Fatal, ya lo sé. Pero algo se intuye...
Llegamos al Hotel Hilton Garden Inn a las diez de la noche, de modo que pasamos directamente al comedor a cenar. Había un buffet con ensaladas, salsas, arroz, pasta, pescado, carne y pollo. En las mesas nos dejaron jarras con agua del grifo. Estaba fresquita y buena. Aunque la comida no haría las delicias de un “gourmet” (algo impensable en Nueva York salvo que seas millonario), en mi opinión, cumplió bien. Lo cierto es que casi nadie se quejó, cosa muy rara.

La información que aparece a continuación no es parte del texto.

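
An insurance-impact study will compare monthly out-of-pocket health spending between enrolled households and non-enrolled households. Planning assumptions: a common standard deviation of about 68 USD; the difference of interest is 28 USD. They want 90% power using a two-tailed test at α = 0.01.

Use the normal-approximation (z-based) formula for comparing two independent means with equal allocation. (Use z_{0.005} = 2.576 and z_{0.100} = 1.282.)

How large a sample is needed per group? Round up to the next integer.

n = 176 per group

n = (z_{α/2} + z_β)² · (σ₁² + σ₂²) / δ²
  = (2.576 + 1.282)² · (2·68² = 9248) / 28²
  = 14.8842 · 9248 / 784
  = 175.57
Round up → n = 176 per group.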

Para finalizar la jornada, nos dieron las tarjetas de la habitación, en la cuarta planta, desde cuya ventana se divisaban algunos rascacielos de Manhattan. Pese a que el mobiliario no es de último diseño, disfrutamos de una estupenda suite con cuatro zonas: dormitorio con cama enorme (surtido de almohadas y un colchón comodísimo), mesitas de noche, aparador con televisión plana de 40 pulgadas, armario con tabla de planchar y plancha, cuarto de baño amplio (secador de pelo, jabón, crema hidratante, champú y acondicionador), una zona intermedia con un mueble provisto de microondas, nevera y cafetera, y un salón con sofá, sillones, otra televisión y un escritorio para ordenador con silla ergonómica y todo. . ¡Caramba! Pues no estaba nada mal, si bien, lógicamente, apenas lo íbamos a utilizar. Por lo demás, había enchufes suficientes. El hotel también contaba con gimnasio y piscina climatizada cubierta, que tampoco disfrutamos, así como servicio permanente y gratuito de café e infusiones en el vestíbulo.
Y. tras casi veinte horas levantados, tocaba dormir, o al menos, intentarlo, con permiso del jet lag, pues al día siguiente nos habían citado para desayunar a las 7:30.